Introduction¶
bg.crawler is a command-line frontend for feeding a tree of files (a directory) into a Solr for indexing.
Requirements¶
- Python 2.6 or Python 2.7 (no support for Python 3)
- curl
Installation¶
- use easy_install bg.crawler - this should install a script solr-crawler inside the bin folder of your Python installation. You are strongly encouraged to use virtualenv for creating a virtualized Python environment.
Usage¶
Command line options:
usage: solr-crawler [-h] [--solr-url SOLR_URL]
[--render-base-url RENDER_BASE_URL]
[--max-depth MAX_DEPTH] [--commit-after COMMIT_AFTER]
[--tag TAG] [--clear-all] [--optimize] [--guess-encoding]
[--clear-tag SOLR_CLEAR_TAG] [--verbose] [--no-type-check]
<directory>
A command-line crawler for importing all files within a directory into Solr
positional arguments:
<directory> Directory to be crawled
optional arguments:
-h, --help show this help message and exit
--solr-url SOLR_URL, -u SOLR_URL
SOLR server URL
--render-base-url RENDER_BASE_URL, -r RENDER_BASE_URL
Base URL for server delivering crawled content
--max-depth MAX_DEPTH, -d MAX_DEPTH
maximum folder depth
--commit-after COMMIT_AFTER, -C COMMIT_AFTER
Solr commit after N documents
--tag TAG, -t TAG Solr import tag
--clear-all, -c Clear the Solr indexes before crawling
--optimize, -O Optimize Solr index after import
--guess-encoding, -g Guess encoding of input data
--clear-tag SOLR_CLEAR_TAG
Remove all items from Solr indexed tagged with the
given tag
--verbose, -v Verbose logging
--no-type-check, -n Do not apply internal extension filter while crawling
Have fun!
--solr-url defines the URL of the SOLR server
- --render-base-url can be specified in order specify an URL prefix in order
to calculate the value of the renderurl field within Solr. The value of renderurl is the concatenation of the value for render-base-url and the relative path of the crawled file to the crawler start directory. This is option is useful for generating a link using the renderurl if the file is served through a given web server (by its URL).

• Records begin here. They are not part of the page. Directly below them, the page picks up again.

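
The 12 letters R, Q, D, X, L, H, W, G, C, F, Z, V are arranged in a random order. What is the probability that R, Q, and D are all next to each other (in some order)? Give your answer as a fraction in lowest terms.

1/22

There are 12! = 479001600 arrangements.
Treat the three as one block: 10! placements × 3! orders within the block = 3628800·6 = 21772800.
Probability = 21772800/479001600 = 1/22.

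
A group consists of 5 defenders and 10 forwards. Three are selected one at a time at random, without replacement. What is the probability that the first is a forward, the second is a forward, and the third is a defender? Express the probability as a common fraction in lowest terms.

15/91

Multiply the conditional probabilities at each draw: 10/15 · 9/14 · 5/13 = 450/2730 = 15/91.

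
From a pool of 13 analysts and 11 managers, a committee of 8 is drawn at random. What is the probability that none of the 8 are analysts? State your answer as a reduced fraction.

There are C(24,8) = 735471 possible selections.
Selections with no analysts (all managers): C(11,8) = 165.
Probability = 165/735471 = 5/22287.

5/22287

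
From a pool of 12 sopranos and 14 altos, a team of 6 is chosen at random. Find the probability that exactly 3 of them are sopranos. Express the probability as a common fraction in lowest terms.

The sample space is all 6-subsets of the 26: C(26,6) = 230230.
Selections with exactly 3 sopranos: choose 3 of the 12 sopranos and 3 of the 14 altos, C(12,3)·C(14,3) = 220·364 = 80080.
Probability = 80080/230230 = 8/23.

8/23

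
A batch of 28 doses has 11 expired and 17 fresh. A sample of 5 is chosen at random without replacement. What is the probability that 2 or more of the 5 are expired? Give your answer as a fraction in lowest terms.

Total selections: C(28,5) = 98280.
Count the complement (fewer than 2 expired): C(11,0)·C(17,5) + C(11,1)·C(17,4) = 6188 + 26180 = 32368.
Probability = 1 − 32368/98280 = 65912/98280 = 1177/1755.

1177/1755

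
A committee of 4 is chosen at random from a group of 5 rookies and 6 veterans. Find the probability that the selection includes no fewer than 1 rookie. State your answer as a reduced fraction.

21/22

Total selections: C(11,4) = 330.
The complement is all 4 are veterans: C(6,4) = 15.
Probability = 1 − 15/330 = 315/330 = 21/22.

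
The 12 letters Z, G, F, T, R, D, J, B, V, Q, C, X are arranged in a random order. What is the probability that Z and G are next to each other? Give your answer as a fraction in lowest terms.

There are 12! = 479001600 arrangements.
Treat Z and G as a block: 11! arrangements of the blocks × 2 orders within the block = 2·39916800 = 79833600.
Probability = 79833600/479001600 = 1/6.

1/6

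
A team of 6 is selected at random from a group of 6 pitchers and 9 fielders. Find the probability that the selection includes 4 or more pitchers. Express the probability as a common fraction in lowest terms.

17/143

There are C(15,6) = 5005 ways to choose the 6.
Favorable selections (4 or more pitchers): C(6,4)·C(9,2) + C(6,5)·C(9,1) + C(6,6)·C(9,0) = 540 + 54 + 1 = 595.
Probability = 595/5005 = 17/143.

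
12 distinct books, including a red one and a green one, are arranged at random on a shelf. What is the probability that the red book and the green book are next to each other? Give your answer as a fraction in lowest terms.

There are 12! = 479001600 arrangements.
Treat the red book and the green book as a block: 11! arrangements of the blocks × 2 orders within the block = 2·39916800 = 79833600.
Probability = 79833600/479001600 = 1/6.

1/6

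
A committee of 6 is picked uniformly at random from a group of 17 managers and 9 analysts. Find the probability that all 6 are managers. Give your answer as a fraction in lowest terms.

68/1265

There are C(26,6) = 230230 possible selections.
Selections with all managers: C(17,6) = 12376.
Probability = 12376/230230 = 68/1265.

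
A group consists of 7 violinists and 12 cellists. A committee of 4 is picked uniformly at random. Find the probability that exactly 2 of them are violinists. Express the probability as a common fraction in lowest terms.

There are C(19,4) = 3876 ways to choose 4 from 19.
Selections with exactly 2 violinists: choose 2 of the 7 violinists and 2 of the 12 cellists, C(7,2)·C(12,2) = 21·66 = 1386.
Probability = 1386/3876 = 231/646.

231/646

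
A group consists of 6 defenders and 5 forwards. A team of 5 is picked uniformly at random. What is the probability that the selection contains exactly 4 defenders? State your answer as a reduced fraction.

25/154

There are C(11,5) = 462 ways to choose 5 from 11.
Selections with exactly 4 defenders: choose 4 of the 6 defenders and 1 of the 5 forwards, C(6,4)·C(5,1) = 15·5 = 75.
Probability = 75/462 = 25/154.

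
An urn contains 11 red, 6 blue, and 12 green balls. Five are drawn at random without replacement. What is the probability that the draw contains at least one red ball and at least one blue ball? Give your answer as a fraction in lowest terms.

15466/23751

There are C(29,5) = 118755 possible draws.
By inclusion-exclusion on the complements, draws missing all red or all blue: C(18,5) + C(23,5) − C(12,5) = 8568 + 33649 − 792 = 41425.
So draws with at least one of each: 118755 − 41425 = 77330, probability 77330/118755 = 15466/23751.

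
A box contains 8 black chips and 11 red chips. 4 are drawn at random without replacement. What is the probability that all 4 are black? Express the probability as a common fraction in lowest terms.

There are C(19,4) = 3876 possible selections.
Selections with all black: C(8,4) = 70.
Probability = 70/3876 = 35/1938.

35/1938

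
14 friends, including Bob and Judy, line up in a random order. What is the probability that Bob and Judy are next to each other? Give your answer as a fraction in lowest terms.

There are 14! = 87178291200 arrangements.
Treat Bob and Judy as a block: 13! arrangements of the blocks × 2 orders within the block = 2·6227020800 = 12454041600.
Probability = 12454041600/87178291200 = 1/7.

1/7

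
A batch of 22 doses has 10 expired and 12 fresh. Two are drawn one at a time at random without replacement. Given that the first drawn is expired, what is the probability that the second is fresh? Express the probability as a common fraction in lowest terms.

After removing one expired, 21 remain: 9 expired and 12 fresh.
So the probability the next is fresh is 12/21 = 4/7.

4/7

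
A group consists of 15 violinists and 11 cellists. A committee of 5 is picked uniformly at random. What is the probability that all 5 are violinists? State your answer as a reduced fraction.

There are C(26,5) = 65780 possible selections.
Selections with all violinists: C(15,5) = 3003.
Probability = 3003/65780 = 21/460.

21/460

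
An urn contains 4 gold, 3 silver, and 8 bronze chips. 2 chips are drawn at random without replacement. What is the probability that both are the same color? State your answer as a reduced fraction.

There are C(15,2) = 105 ways to draw 2 chips.
All same color: C(4,2) + C(3,2) + C(8,2) = 6 + 3 + 28 = 37.
Probability = 37/105.

37/105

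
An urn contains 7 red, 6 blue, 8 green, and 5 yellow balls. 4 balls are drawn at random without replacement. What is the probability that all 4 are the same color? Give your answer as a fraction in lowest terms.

5/598

There are C(26,4) = 14950 ways to draw 4 balls.
All same color: C(7,4) + C(6,4) + C(8,4) + C(5,4) = 35 + 15 + 70 + 5 = 125.
Probability = 125/14950 = 5/598.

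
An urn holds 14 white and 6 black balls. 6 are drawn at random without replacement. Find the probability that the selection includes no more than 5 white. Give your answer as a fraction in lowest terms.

11919/12920

There are C(20,6) = 38760 ways to choose the 6.
The complement is exactly 6 white: C(14,6)·C(6,0) = 3003.
Probability = 1 − 3003/38760 = 35757/38760 = 11919/12920.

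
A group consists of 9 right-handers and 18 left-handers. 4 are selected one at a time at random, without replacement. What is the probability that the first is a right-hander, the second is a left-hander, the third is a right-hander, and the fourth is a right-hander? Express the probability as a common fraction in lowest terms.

7/325

Multiply the conditional probabilities at each draw: 9/27 · 18/26 · 8/25 · 7/24 = 9072/421200 = 7/325.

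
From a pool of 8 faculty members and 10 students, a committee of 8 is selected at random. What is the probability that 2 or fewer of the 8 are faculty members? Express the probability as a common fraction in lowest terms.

Total selections: C(18,8) = 43758.
Favorable selections (2 or fewer faculty members): C(8,0)·C(10,8) + C(8,1)·C(10,7) + C(8,2)·C(10,6) = 45 + 960 + 5880 = 6885.
Probability = 6885/43758 = 45/286.

45/286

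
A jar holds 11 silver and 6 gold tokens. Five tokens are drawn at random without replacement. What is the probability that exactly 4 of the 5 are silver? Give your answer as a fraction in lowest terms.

Total number of selections: C(17,5) = 6188.
Selections with exactly 4 silver: choose 4 of the 11 silver and 1 of the 6 gold, C(11,4)·C(6,1) = 330·6 = 1980.
Probability = 1980/6188 = 495/1547.

495/1547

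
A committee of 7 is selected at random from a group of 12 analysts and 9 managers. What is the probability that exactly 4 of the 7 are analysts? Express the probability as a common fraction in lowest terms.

There are C(21,7) = 116280 ways to choose 7 from 21.
Selections with exactly 4 analysts: choose 4 of the 12 analysts and 3 of the 9 managers, C(12,4)·C(9,3) = 495·84 = 41580.
Probability = 41580/116280 = 231/646.

231/646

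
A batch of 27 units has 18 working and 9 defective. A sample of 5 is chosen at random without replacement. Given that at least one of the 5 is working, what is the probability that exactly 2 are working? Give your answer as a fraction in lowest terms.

Work in counts. Selections with at least one working: C(27,5) − C(9,5) = 80730 − 126 = 80604.
Of those, selections where exactly 2 are working: C(18,2)·C(9,3) = 153·84 = 12852.
Conditional probability = 12852/80604 = 357/2239.

357/2239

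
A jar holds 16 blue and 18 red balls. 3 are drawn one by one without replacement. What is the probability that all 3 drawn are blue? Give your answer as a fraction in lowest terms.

Multiply the conditional probabilities at each draw: 16/34 · 15/33 · 14/32 = 3360/35904 = 35/374.

35/374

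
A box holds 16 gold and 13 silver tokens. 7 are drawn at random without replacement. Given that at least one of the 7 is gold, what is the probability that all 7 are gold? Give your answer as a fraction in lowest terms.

110/14991

Work in counts. Selections with at least one gold: C(29,7) − C(13,7) = 1560780 − 1716 = 1559064.
Of those, selections where all 7 are gold: C(16,7) = 11440.
Conditional probability = 11440/1559064 = 110/14991.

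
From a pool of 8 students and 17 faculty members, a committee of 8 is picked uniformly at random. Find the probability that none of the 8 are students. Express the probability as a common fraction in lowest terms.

442/19665

There are C(25,8) = 1081575 possible selections.
Selections with no students (all faculty members): C(17,8) = 24310.
Probability = 24310/1081575 = 442/19665.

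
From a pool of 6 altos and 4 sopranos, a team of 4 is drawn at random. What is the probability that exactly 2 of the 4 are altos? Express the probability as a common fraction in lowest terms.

3/7

Total number of selections: C(10,4) = 210.
Selections with exactly 2 altos: choose 2 of the 6 altos and 2 of the 4 sopranos, C(6,2)·C(4,2) = 15·6 = 90.
Probability = 90/210 = 3/7.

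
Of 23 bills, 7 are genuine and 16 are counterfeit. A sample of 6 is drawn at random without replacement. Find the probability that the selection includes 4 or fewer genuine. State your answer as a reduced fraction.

14372/14421

There are C(23,6) = 100947 ways to choose the 6.
Count the complement (more than 4 genuine): C(7,5)·C(16,1) + C(7,6)·C(16,0) = 336 + 7 = 343.
Probability = 1 − 343/100947 = 100604/100947 = 14372/14421.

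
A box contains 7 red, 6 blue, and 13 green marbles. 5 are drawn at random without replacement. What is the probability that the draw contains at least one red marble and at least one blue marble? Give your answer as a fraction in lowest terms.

7987/13156

There are C(26,5) = 65780 possible draws.
By inclusion-exclusion on the complements, draws missing all red or all blue: C(19,5) + C(20,5) − C(13,5) = 11628 + 15504 − 1287 = 25845.
So draws with at least one of each: 65780 − 25845 = 39935, probability 39935/65780 = 7987/13156.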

--max-depth limits the crawler to a given folder depth
- --commit-after can be used to specify a numeric value to
import the documents into batches with a Solr commit operation after each batch instead of committing after each individual document.
--tag will tag the imported document(s) with a string (this may be useful importing different document sources into Solr while supporting the option to filter by tag at query time)
--clear-all clear the complete Solr index before running the import
--clear-tag remove all documents with the given tag before running the import
--verbose enable extensive logging
--no-type-check if set: do not apply any type check filtering but instead pass all file types to Solr
Internals¶
- uses the python-magic module to determine the mimetype of files to be imported
- currently deals with HTML and plain text files
- HTML files are currently parsed internally and converted to plain text
Sourcecode¶
Bug tracker¶
Solr setup¶
You can use the buildout configuration from
https://raw.github.com/zopyx/bg.crawler/master/solr-3.5.cfg
as an example how to setup a Solr instance for using bg.crawler.
It is important that the following field type definition is available within your Solr instance:
index =
name:text type:text stored:true
name:title type:text stored:true
name:created type:date stored:true required:true
name:modified type:date stored:true
name:filesize type:integer stored:true
name:mimetype type:string stored:true
name:id type:string stored:true required:true
name:relpath type:string stored:true
name:fullpath type:string stored:true
name:renderurl type:string stored:true
name:tag type:string stored:true
After running buildout you can start the Solr instance using:
bin/solr-instance fg|start
Licence¶
bg.crawler is published under the GNU Public Licence V2 (GPL 2)